ABA Journal via Paul Caron/TaxProf:
A proposed change in the law school accreditation standards that would lift the ban on students receiving academic credit for paid externships has drawn a lot of comment—and much of the comment is in opposition to lifting the ban.
Under the current standards, law students are barred from receiving both credit and pay for an externship. But the governing council of the ABA Section of Legal Education and Admissions to the Bar has approved for notice and comment a proposal that would eliminate the ban.
Comments on the proposal are here; for a student-eye recounting of the possible advantages of the proposal, scroll (h/t Ilya Somin) to the fifth letter in the series, by Peter Donohue, editor in chief of the George Mason Civil Rights Law Journal.
It is somewhat surprising (in a good way) to find the ABA inviting such a shakeup of the way things are done in legal academia, and less surprising to find many faculty resisting.

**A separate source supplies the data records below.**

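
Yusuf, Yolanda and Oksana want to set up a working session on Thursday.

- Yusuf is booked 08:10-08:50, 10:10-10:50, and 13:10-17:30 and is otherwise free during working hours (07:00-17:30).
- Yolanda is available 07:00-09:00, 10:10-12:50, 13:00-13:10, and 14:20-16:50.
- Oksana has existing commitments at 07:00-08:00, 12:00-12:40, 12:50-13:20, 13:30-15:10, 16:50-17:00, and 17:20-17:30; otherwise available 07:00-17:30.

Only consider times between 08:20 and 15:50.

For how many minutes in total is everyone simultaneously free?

Yusuf free within 07:00–17:30: 07:00–08:10, 08:50–10:10, 10:50–13:10.
Oksana free within 07:00–17:30: 08:00–12:00, 12:40–12:50, 13:20–13:30, 15:10–16:50, 17:00–17:20.
Yusuf ∩ Yolanda: 07:00–08:10, 08:50–09:00, 10:50–12:50, 13:00–13:10.
Yusuf ∩ Yolanda ∩ Oksana: 08:00–08:10, 08:50–09:00, 10:50–12:00, 12:40–12:50.
Restricted to 08:20–15:50: 08:50–09:00, 10:50–12:00, 12:40–12:50.
Total common minutes: 10 + 70 + 10 = 90.

90 minutes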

Just as other licensed professionals typically have an incentive to resist competition from alternative providers — lawyers to resist the incursions of paralegals, physicians those of RNs and pharmacists, and so forth — so professional educators have an incentive to resist competition from on-the-job training. That helps explain why the organized providers of government-licensed education are so keen to draw and enforce boundaries in this area: nothing for which the student gets paid should count toward obligatory time spent in education. And yet some employers would bid significant sums for the work efforts of lawyers in training, and that compensation in turn could make a dent in the typically high cost of obtaining a law degree. “Any proposed changes will come back to the council for final consideration in March.”